The new deal will place Plandaí’s extract in dietary supplements marketed by USN, a comprehensive health and nutrition supplement brand. The company is committed to science-backed products, as is Plandaí, said Plandaí’s vice president Callum Baylis-Duffield.
Plandaí, which has a corporate office in Logan, UT but sources its raw material and does its processing in South Africa, began as an effort to rehabilitate a derelict tea plantation the country. The tea estate had gone to seed, literally, with the bushes allowed to grow into small trees and the processing facilities wrecked. After a number of years and a hefty infusion of cash, that process is now complete, said Baylis-Duffield.
“We have now rehabilitated the plantation and are producing product,” he said.
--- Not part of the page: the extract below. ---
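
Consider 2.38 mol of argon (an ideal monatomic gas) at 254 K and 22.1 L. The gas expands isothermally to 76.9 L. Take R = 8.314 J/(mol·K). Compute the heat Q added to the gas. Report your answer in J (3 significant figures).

Isothermal ⇒ ΔU = 0, so Q = W = nRT ln(V₂/V₁).
Q = (2.38)(8.314)(254) ln(76.9/22.1) = 5026 × 1.247 = 6267 J.

Q ≈ 6270 J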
Live leaves key to process
Having its own tea plantation was absolutely vital to its production process, Baylis-Duffield said. Using fresh leaves processed rapidly preserves vital biological activity, he said.
“The theory is that because we use ‘live’ leaf, that bioenchances the product. We grow the tea on our own 8,000-acre estate. We pick the tea and process the live leaves with an hour of picking. The catechins are alive when they go through the system. We don’t take the product over 100 degrees Celsius, and we then release the catechins in a more bioavailable form,” he said.
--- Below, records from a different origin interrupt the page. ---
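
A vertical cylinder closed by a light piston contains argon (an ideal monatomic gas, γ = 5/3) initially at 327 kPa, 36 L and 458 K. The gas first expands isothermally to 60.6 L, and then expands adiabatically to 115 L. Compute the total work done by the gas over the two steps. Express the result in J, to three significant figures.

W_total ≈ 12300 J

Step 1 (isothermal): W = P₁V₁ ln(V₂/V₁) = (11772) ln(60.6/36) = 6131 J.
After step 1: P = 194.3 kPa, V = 60.6 L, T = 458 K.
Step 2 (adiabatic): W = (P₁V₁ − P₂V₂)/(γ−1) = (11772 − 7680)/0.667 = 6138 J.
W_total = 6131 + 6138 = 12268 J.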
Plandaí has built its business model around a propriety CRS processing and extraction system for live plant materials that alters the isomeric properties of phytonutrients in live plant material and rearranges them in a ratio such that they are significantly better absorbed.
According to Baylis-Duffield in human tissue antioxidants are normally found in both cis and trans isomer compounds in a 50/50 ratio.
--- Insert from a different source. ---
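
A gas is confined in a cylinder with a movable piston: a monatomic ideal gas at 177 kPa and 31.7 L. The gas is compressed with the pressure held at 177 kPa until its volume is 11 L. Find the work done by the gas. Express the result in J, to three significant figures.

W ≈ -3660 J

Isobaric: W = P ΔV.
W = (177 kPa)(11 − 31.7 L) = (177)(-20.7) = -3664 J.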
However, flavonoids in green tea might have a 95:5 cis:trans structure, while lycopene in tomatoes usually has a 95:5 trans-to-cis ratio. In both cases, the bioactive components are therefore very poorly absorbed.
Plandaí’s process changes trans-isomers into the cis form (e.g.. for lycopene) or vice versa (changes cis-isomers into the trans form, e.g.. for green tea catechins and citrus limonoids and bioflavanoids), such that the end product is far more bioavailable, representing a step change in the industry, he said.
Cost in use
That bioavailability enhancement is a key to the marketing of the extract (which is represented in the US by NutraGenesis and in the UK by ProTec Nutra), Baylis-Duffield said. Like other high-tech, science-backed branded ingredients, the Phytofare extract is more expensive that a garden-variety green tea extract. But its bioavailability advantages—proven, he said, through work at Northwest University in South Africa—makes for a compelling cost-in-use argument.
“At the end of the day it doesn’t matter what you are selling, it always comes down to dollars and cents. No doubt our product is more expensive per kilo that the competitors, and I’m not ashamed to say this. We didn’t want to compete with the generics of the world. Our product is a branded product. We have to make sure we have the clinical data that separates us from everybody else. Our extract is at least 10 times more bioavailable than the comparator, which is a standard green tea extract,” he said.
The USN deal is for a weight-management supplement to be marketed in South Africa. But USN operates in 53 countries, and the plan is to expand Phytofare’s range through this network, Baylis-Duffield said.